The other co-founder is serial entrepreneur and venture capitalist Christoph Westphal. Before starting Sirtris, he had been a co-founder of two successful biotech firms, Alnylam Pharmaceuticals and Momenta Pharmaceuticals.

Sirtris recently said it would license a patent from the Massachusetts Institute of Technology that covers the actions of a gene that can slow atherosclerosis—hardening of the arteries that can lead to heart attack and stroke—and other age-related diseases.

The patent comes from the lab of Leonard Guarente, who was Sinclair's mentor at the Massachusetts Institute of Technology and the discoverer of sirtuin's life-extending properties.

Guarente is co-founder of Sirtris's major competitor, Elixir Pharmaceuticals, also based in Cambridge. Founded in 1999, Elixir owns its own intellectual property related to SIRT genes and other age-slowing processes, but their compounds to activate SIRT have yet to be tested in humans.

Other drugs developed by the company are entering final-stage human testing (Phase III trials) for Type 2 diabetes. Last year, Guarente left Elixir and has expressed an interest in joining Sirtris after a one-year non-compete clause ends late this year.

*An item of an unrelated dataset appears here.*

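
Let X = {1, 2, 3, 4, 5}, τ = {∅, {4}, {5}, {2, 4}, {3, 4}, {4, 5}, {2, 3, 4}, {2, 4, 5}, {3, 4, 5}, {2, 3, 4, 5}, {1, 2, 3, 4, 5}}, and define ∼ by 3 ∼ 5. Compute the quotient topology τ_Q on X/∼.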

In 2005, Sinclair again made headlines when he published a paper in the scientific journal Nature detailing how mice on a high-fat diet were fed massive doses of resveratrol stayed as healthy as mice on a regular diet.

Resveratrol also sharply extended lifespan, produced positive changes in insulin sensitivity and other diabetes-preventing mechanisms, and increased energy production in cells.

The mice were fed very high doses of resveratrol—22 milligrams per kilogram of weight. In comparison, a liter of red wine delivers 1.5 to 3 milligrams. To match the results in the mice a 150-pound human would need to drink 750 to 1,500 bottles of wine a day.

Sinclair says that SRT501 is 1,000 times more potent than naturally occurring resveratrol, which gives it the same punch as the resveratrol in all of those bottles of wine.

Because humans are so long-lived, SRT501 cannot be easily tested for longevity in humans, nor does the Food and Drug Administration recognize "increased lifespan" as an allowable indication for an approved drug.

This is why the company is testing SRT501 for diseases related to aging, such as Type 2 diabetes. However, should the drug be approved for diabetes, it will undoubtedly be used by many people without diabetes to extend lifespan.

The drug still has years of testing to go and faces many hurdles. It may not work. But if it does, the consequences will be profound.

It could, for instance, mean Earth's population could grow faster as death rates fall. Age 90 will be the new 70, and 70 the new 50, with dramatic impacts on everything from the Social Security system and other pension programs to what is a reasonable new retirement age. It may also mean fewer people with diabetes, Alzheimer's, and some cancers.

Can one pill do and cause all of that? Critics have long said no—such a compound would not work in humans. But they also said it wouldn't work in mice—until it did work, at least in fat mice.